Hasan Nasrallah’ın ismine baktığımızda, Orta Doğu’nun kalbi ve birleştirici harcı olduğunu söylemek zor değil. Mücadelesi ve nihayetinde şehadeti, bölgeyi derin bir kenetlenmeye vesile oldu. Nasrallah’ın suikaste kurban gitmesi, onun şehadeti ve aksiyonları, İsrail’in bölgeye yönelik tavrını yeniden şekillendirecek nitelikte.
Öncelikle, Hasan Nasrallah’a Allah’tan rahmet diliyorum ve bu zulme karşı canlarını feda eden tüm şehitleri anmak istiyorum. Maalesef gözümüzün önünde acı bir tablo var. BTP genel başkanı Hüseyin Baş bey yaptığı konuşmada Hizbullah’ın bölge dinamikleri ve siyaseti üzerindeki etkisine vurgu yapması son derece manidardı. Neden mi? Çünkü bölgeye bakıldığında, bazı ülkeler meselelerin özüne inmekten kaçınıyorlar, yüzeysel mesajlar veriyorlar. Bunun temel nedeni, İsrail ile olan ticari ve askeri ilişkilerin devam etmesi. Hizbullah ismi, kamuoyunda farklı algılara yol açabilir, ancak Lübnan’daki Hizbullah siyasi bir partidir. Parlamentoda temsilcileri bulunan, Lübnan’ın resmi ordusuyla ilişkilendirilen bir oluşumdur. Dolayısıyla İsrail’in Hizbullah’a saldırısı, Lübnan devletine yönelik bir saldırı olarak değerlendirilmelidir. Bu olaya bu çerçeveden bakmak gerekmektedir.

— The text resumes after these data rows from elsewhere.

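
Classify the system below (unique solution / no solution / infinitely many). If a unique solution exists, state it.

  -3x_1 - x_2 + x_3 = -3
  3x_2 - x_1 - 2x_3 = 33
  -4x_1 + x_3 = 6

x_1 = -3, x_2 = 6, x_3 = -6

Row-reduce the augmented matrix:
R1 ← R1 / (-3).
R2 ← R2 + 1·R1.
R3 ← R3 + 4·R1.
R2 ← R2 / (10/3).
R1 ← R1 − 1/3·R2.
R3 ← R3 − 4/3·R2.
R3 ← R3 / (3/5).
R1 ← R1 + 1/10·R3.
R2 ← R2 + 7/10·R3.
Reading off the reduced rows gives x_1 = -3, x_2 = 6, x_3 = -6.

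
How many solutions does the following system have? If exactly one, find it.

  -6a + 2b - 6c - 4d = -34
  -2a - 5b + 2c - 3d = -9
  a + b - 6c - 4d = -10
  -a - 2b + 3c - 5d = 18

Row-reduce the augmented matrix:
R1 ← R1 / (-6).
R2 ← R2 + 2·R1.
R3 ← R3 − 1·R1.
R4 ← R4 + 1·R1.
R2 ← R2 / (-17/3).
R1 ← R1 + 1/3·R2.
R3 ← R3 − 4/3·R2.
R4 ← R4 + 7/3·R2.
R3 ← R3 / (-103/17).
R1 ← R1 − 13/17·R3.
R2 ← R2 + 12/17·R3.
R4 ← R4 − 40/17·R3.
R4 ← R4 / (-578/103).
R1 ← R1 − 13/103·R4.
R2 ← R2 − 91/103·R4.
R3 ← R3 − 86/103·R4.
Reading off the reduced rows gives a = 4, b = 4, c = 5, d = -3.

a = 4, b = 4, c = 5, d = -3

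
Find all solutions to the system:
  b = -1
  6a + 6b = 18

a = 4, b = -1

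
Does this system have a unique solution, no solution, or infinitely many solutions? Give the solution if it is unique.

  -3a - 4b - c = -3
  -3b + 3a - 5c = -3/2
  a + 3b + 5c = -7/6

Row-reduce the augmented matrix:
R1 ← R1 / (-3).
R2 ← R2 − 3·R1.
R3 ← R3 − 1·R1.
R2 ← R2 / (-7).
R1 ← R1 − 4/3·R2.
R3 ← R3 − 5/3·R2.
R3 ← R3 / (68/21).
R1 ← R1 + 17/21·R3.
R2 ← R2 − 6/7·R3.
Reading off the reduced rows gives a = -2/3, b = 3/2, c = -1.

a = -2/3, b = 3/2, c = -1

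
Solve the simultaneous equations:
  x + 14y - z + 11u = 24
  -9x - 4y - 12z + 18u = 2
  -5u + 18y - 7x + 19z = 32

Row-reduce:
R2 ← R2 + 9·R1.
R3 ← R3 + 7·R1.
R2 ← R2 / (122).
R1 ← R1 − 14·R2.
R3 ← R3 − 116·R2.
R3 ← R3 / (1950/61).
R1 ← R1 − 86/61·R3.
R2 ← R2 + 21/122·R3.
Rank is 3 with 4 unknowns, leaving u free.

infinitely many solutions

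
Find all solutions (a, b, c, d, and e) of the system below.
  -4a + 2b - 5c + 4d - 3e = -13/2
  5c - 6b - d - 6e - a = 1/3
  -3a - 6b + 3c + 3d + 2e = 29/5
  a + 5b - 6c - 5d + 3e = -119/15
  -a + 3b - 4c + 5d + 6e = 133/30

a = 7/3, b = -3/2, c = -2/5, d = 4/3, e = 1/2

Row-reduce the augmented matrix:
R1 ← R1 / (-4).
R2 ← R2 + 1·R1.
R3 ← R3 + 3·R1.
R4 ← R4 − 1·R1.
R5 ← R5 + 1·R1.
R2 ← R2 / (-13/2).
R1 ← R1 + 1/2·R2.
R3 ← R3 + 15/2·R2.
R4 ← R4 − 11/2·R2.
R5 ← R5 − 5/2·R2.
R3 ← R3 / (-6/13).
R1 ← R1 − 10/13·R3.
R2 ← R2 + 25/26·R3.
R4 ← R4 + 51/26·R3.
R5 ← R5 + 9/26·R3.
R4 ← R4 / (-31/2).
R1 ← R1 − 3·R4.
R2 ← R2 + 9/2·R4.
R3 ← R3 + 5·R4.
R5 ← R5 − 3/2·R4.
R5 ← R5 / (-231/31).
R1 ← R1 − 877/93·R5.
R2 ← R2 + 680/93·R5.
R3 ← R3 + 697/93·R5.
R4 ← R4 − 92/31·R5.
Reading off the reduced rows gives a = 7/3, b = -3/2, c = -2/5, d = 4/3, e = 1/2.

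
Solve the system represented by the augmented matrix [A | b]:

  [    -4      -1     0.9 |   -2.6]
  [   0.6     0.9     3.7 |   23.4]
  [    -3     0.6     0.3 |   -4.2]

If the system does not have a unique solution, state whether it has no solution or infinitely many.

x_1 = 2, x_2 = 0, x_3 = 6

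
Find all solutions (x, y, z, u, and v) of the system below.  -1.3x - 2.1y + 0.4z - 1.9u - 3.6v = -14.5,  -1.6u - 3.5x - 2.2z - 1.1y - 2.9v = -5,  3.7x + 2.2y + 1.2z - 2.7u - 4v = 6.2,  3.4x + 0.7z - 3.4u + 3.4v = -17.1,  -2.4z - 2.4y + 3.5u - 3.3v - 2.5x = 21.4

x = 3, y = 3, z = -5, u = 5, v = -2

Row-reduce the augmented matrix:
R1 ← R1 / (-13/10).
R2 ← R2 + 7/2·R1.
R3 ← R3 − 37/10·R1.
R4 ← R4 − 17/5·R1.
R5 ← R5 + 5/2·R1.
R2 ← R2 / (296/65).
R1 ← R1 − 21/13·R2.
R3 ← R3 + 491/130·R2.
R4 ← R4 + 357/65·R2.
R5 ← R5 − 213/130·R2.
R3 ← R3 / (-1123/2960).
R1 ← R1 − 253/296·R3.
R2 ← R2 + 213/296·R3.
R4 ← R4 + 653/296·R3.
R5 ← R5 + 5891/2960·R3.
R4 ← R4 / (585337/22460).
R1 ← R1 + 12895/1123·R4.
R2 ← R2 − 11926/1123·R4.
R3 ← R3 − 30737/2246·R4.
R5 ← R5 − 185999/5615·R4.
R5 ← R5 / (-117435393/5853370).
R1 ← R1 − 2330261/585337·R5.
R2 ← R2 + 2029506/585337·R5.
R3 ← R3 + 2774502/585337·R5.
R4 ← R4 − 1173703/585337·R5.
Reading off the reduced rows gives x = 3, y = 3, z = -5, u = 5, v = -2.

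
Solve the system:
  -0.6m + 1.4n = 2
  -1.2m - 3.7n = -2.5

Row-reduce the augmented matrix:
R1 ← R1 / (-3/5).
R2 ← R2 + 6/5·R1.
R2 ← R2 / (-13/2).
R1 ← R1 + 7/3·R2.
Reading off the reduced rows gives m = -1, n = 1.

m = -1, n = 1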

İsrail’le yaşanan süreçler, özellikle Kürecik radar üssü ve ticari bağlantılar gibi pek çok örnekle gözler önüne seriliyor. İsrail’e karşı net bir duruş sergilemeyen bu tavırlar, maalesef İsrail’i cesaretlendiren adımlar olarak karşımıza çıkıyor. Net durulmaması, bu tür trajik olayların devam etmesine neden oluyor. İsrail, duruşunu bu cesaretten alarak sürdürecektir.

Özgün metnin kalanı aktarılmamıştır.